Well, I did a number of tests today and I have to admit, I could not reproduce the bug, which baffels me. I even set up longer term tests just as I have seen fail before, they worked fine. I would not bet money on this not still being an issue and I will keep my eye on it, however in the meantime, I will not worry about it. It is remotely possible I have not seen this since L146/L147, maybe it was squished then. It is also possible that I did not get the zero minutes before and after edited correctly, you have to go back in to the recording settings and edit them to zero, they do not take the first time if you set them to zero when first setting the timer.


----------



## Big D (Aug 19, 2002)

Some additional info on this. Two nights ago, I recorded two OTA programs, one after the other, allowing 1 minute between shows. I left the 921 on over night as well. Here is what happened: First show recorded 60 minutes, showed 60 minutes when I paused it right after starting and the skip function worked fine through the entire show. Second program that recorded just 1 minute later did not do so well. It showed 37 minutes recorded in the PVR screen, showed 374 minutes recorded when I hit pause. I started watching it and hit the skip button successfully at the shows beginning and at the first commercial break. I checked the time remaining before hitting skip, it was counting down okay. Before I used skip for the second set of commercials, paused now showed 1758 minutes (i believe, did not write it down). Since I know from previous experience that hitting the skip button once I see this it will start the recording over, I did not skip and watched the remaining program. As soon as it was over, I checked the time remaining, it was counting down, now about 1730 minutes, so I hit skip, guess what, it started over right from the beginning. I hit pause again at the opening and it read not the 374 minutes it showed the first time, but 358 (again I think, did not write these down).

So, it appears the issue is not with turning off the 921 (standby), rather something else. It does seem that this happens with 2 or more recording close together and it is the second one that gets screwed. Anyone else got any ideas?


----------



## Mark Lamutt (Mar 24, 2002)

What did you record, and from what channel Big D?


----------



## Big D (Aug 19, 2002)

West Wing and L&O, both NBC stations, so no change in the OTA tuner was needed either. I scheduled WW to end at 9:59 and L&O to start at 10:00.


----------



## Big D (Aug 19, 2002)

I am sorry to report that this bug is still with us in L180. I recorded Cold Case on CBS OTA 013.01 and L&O on the NBC OTA 003.01 channels last night, using the menu method to set up the timers. I had previously set these timers in L149 and did not delete and reset them after L180s download, so they had 0 minutes padding.

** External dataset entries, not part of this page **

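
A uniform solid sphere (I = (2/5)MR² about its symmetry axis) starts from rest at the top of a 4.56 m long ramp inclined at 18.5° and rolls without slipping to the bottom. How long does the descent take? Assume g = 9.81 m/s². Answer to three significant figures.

Here I = (2/5)MR², so the shape factor k = I/(MR²) = 0.4.
Newton's second law down the slope: Mg sinθ − f = Ma. The torque equation fR = Iα (with α = a/R) gives f = kMa.
Hence a = g sinθ/(1+k) = 9.81×sin18.5°/1.4 = 2.223 m/s².
Starting from rest, L = ½at², so t = √(2L/a) = √(2×4.56/2.223) ≈ 2.03 s.

t ≈ 2.03 s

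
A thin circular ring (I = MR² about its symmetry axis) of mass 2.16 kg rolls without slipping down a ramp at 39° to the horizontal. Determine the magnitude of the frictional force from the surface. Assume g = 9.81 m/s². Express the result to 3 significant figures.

The moment of inertia is MR², giving k ≡ I/(MR²) = 1.
Newton's second law down the slope: Mg sinθ − f = Ma. The torque equation fR = Iα (with α = a/R) gives f = kMa.
Combining, a = g sinθ/(1+k) and f = kMa = kMg sinθ/(1+k).
f = 1 × 2.16 × 9.81 × sin39° / 2 ≈ 6.67 N.

f ≈ 6.67 N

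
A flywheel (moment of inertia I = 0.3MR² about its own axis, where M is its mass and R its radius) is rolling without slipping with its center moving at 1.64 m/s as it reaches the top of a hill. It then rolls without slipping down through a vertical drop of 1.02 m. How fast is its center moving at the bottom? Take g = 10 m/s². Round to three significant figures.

With I = 0.3MR², the ratio k = I/(MR²) is 0.3.
Since it rolls without slipping, ω = v/R and KE = ½Mv² + ½Iω² = ½(1+k)Mv² = (13/20)Mv².
Energy conservation: (13/20)Mv₀² + Mgh = (13/20)Mv², so v² = v₀² + 2gh/(1+k).
v = √(1.64² + 2×10×1.02/1.3) = √18.38 ≈ 4.29 m/s.

v ≈ 4.29 m/s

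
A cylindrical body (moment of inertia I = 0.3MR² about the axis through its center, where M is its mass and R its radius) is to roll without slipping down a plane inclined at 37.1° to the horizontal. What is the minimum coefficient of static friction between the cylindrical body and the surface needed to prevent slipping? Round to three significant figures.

μ_min ≈ 0.175

Here I = 0.3MR², so the shape factor k = I/(MR²) = 0.3.
Newton's second law down the slope: Mg sinθ − f = Ma. The torque equation fR = Iα (with α = a/R) gives f = kMa.
These give a = g sinθ/(1+k) and the required friction f = kMg sinθ/(1+k).
The normal force is N = Mg cosθ, so μ_min = f/N = k tanθ/(1+k).
μ_min = 0.3 × tan37.1° / 1.3 ≈ 0.175.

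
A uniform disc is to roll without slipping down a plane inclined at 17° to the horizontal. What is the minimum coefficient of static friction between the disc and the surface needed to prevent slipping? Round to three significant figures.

For this body I = (1/2)MR², i.e. k = I/(MR²) = 0.5.
Translational: Mg sinθ − f = Ma. Rotational about the CM: fR = Iα = kMRa, so f = kMa.
These give a = g sinθ/(1+k) and the required friction f = kMg sinθ/(1+k).
The normal force is N = Mg cosθ, so μ_min = f/N = k tanθ/(1+k).
μ_min = 0.5 × tan17° / 1.5 ≈ 0.102.

μ_min ≈ 0.102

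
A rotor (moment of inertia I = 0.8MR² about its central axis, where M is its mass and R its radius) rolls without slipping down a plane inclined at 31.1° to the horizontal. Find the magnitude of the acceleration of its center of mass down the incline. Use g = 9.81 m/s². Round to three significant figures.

a ≈ 2.82 m/s²

With I = 0.8MR², the ratio k = I/(MR²) is 0.8.
Along the incline Mg sinθ − f = Ma, and torque about the center fR = Iα = kMR²(a/R) gives f = kMa.
Eliminating f: Mg sinθ = (1+k)Ma, so a = g sinθ/(1+k) = 9.81 × sin31.1° / 1.8 ≈ 2.82 m/s².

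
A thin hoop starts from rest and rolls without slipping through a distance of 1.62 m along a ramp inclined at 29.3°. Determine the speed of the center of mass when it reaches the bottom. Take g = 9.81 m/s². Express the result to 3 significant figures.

Here I = MR², so the shape factor k = I/(MR²) = 1.
The rolling condition ω = v/R makes the rotational term ½I(v/R)² = ½kMv², so KE_total = ½(1+k)Mv² = Mv².
The vertical drop is h = L sinθ = 1.62 × sin29.3° = 0.7928 m.
Energy conservation: Mgh = Mv², so v = √(2gh/(1+k)) = √(2 × 9.81 × 0.7928 / 2) ≈ 2.79 m/s.

v ≈ 2.79 m/s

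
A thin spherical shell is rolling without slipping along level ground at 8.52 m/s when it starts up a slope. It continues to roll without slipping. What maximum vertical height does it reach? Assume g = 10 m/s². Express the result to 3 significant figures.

For this body I = (2/3)MR², i.e. k = I/(MR²) = 2/3.
Pure rolling means v = ωR; then KE = ½Mv² + ½I(v/R)² = ½(1+k)Mv² = (5/6)Mv².
At the top the kinetic energy is zero, so (5/6)Mv₀² = Mgh.
Thus h = (1+k)v₀²/(2g) = 1.667 × 8.52² / (2 × 10) ≈ 6.05 m.

h ≈ 6.05 m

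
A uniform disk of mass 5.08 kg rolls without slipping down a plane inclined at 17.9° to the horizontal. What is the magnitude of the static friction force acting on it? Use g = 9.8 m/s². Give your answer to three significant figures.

f ≈ 5.10 N

Here I = (1/2)MR², so the shape factor k = I/(MR²) = 0.5.
Newton's second law down the slope: Mg sinθ − f = Ma. The torque equation fR = Iα (with α = a/R) gives f = kMa.
Combining, a = g sinθ/(1+k) and f = kMa = kMg sinθ/(1+k).
f = 0.5 × 5.08 × 9.8 × sin17.9° / 1.5 ≈ 5.10 N.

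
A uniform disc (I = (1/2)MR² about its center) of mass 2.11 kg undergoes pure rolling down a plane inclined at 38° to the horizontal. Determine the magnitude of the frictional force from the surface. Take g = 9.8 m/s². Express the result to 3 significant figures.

The moment of inertia is (1/2)MR², giving k ≡ I/(MR²) = 0.5.
Along the incline Mg sinθ − f = Ma, and torque about the center fR = Iα = kMR²(a/R) gives f = kMa.
Combining, a = g sinθ/(1+k) and f = kMa = kMg sinθ/(1+k).
f = 0.5 × 2.11 × 9.8 × sin38° / 1.5 ≈ 4.24 N.

f ≈ 4.24 N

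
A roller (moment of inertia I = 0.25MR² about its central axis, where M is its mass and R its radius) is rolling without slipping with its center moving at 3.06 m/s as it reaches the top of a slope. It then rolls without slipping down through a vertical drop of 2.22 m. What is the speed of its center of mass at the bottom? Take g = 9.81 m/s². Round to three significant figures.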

Checked them it this morning with the following results: Cold Case shows 60 minutes recorded in the PVR menu, showed 60 minutes with a pause just after starting to view it and all PVR functions worked fine while watching it. L&O showed 60 minutes in the PVR menu, showed 543:06 minutes when paused just after starting and PVR functions seemed to work. FF to 525:xx minutes and timer changed to 42:xx minutes within one frame, during the remainer of the program the timer worked correctly. New this time is the PVR function continued working after the timer changed, it normally does not work for me after I record a program that has this bug. It normally will restart from the beginning of the recording if I try to skip or FF.


----------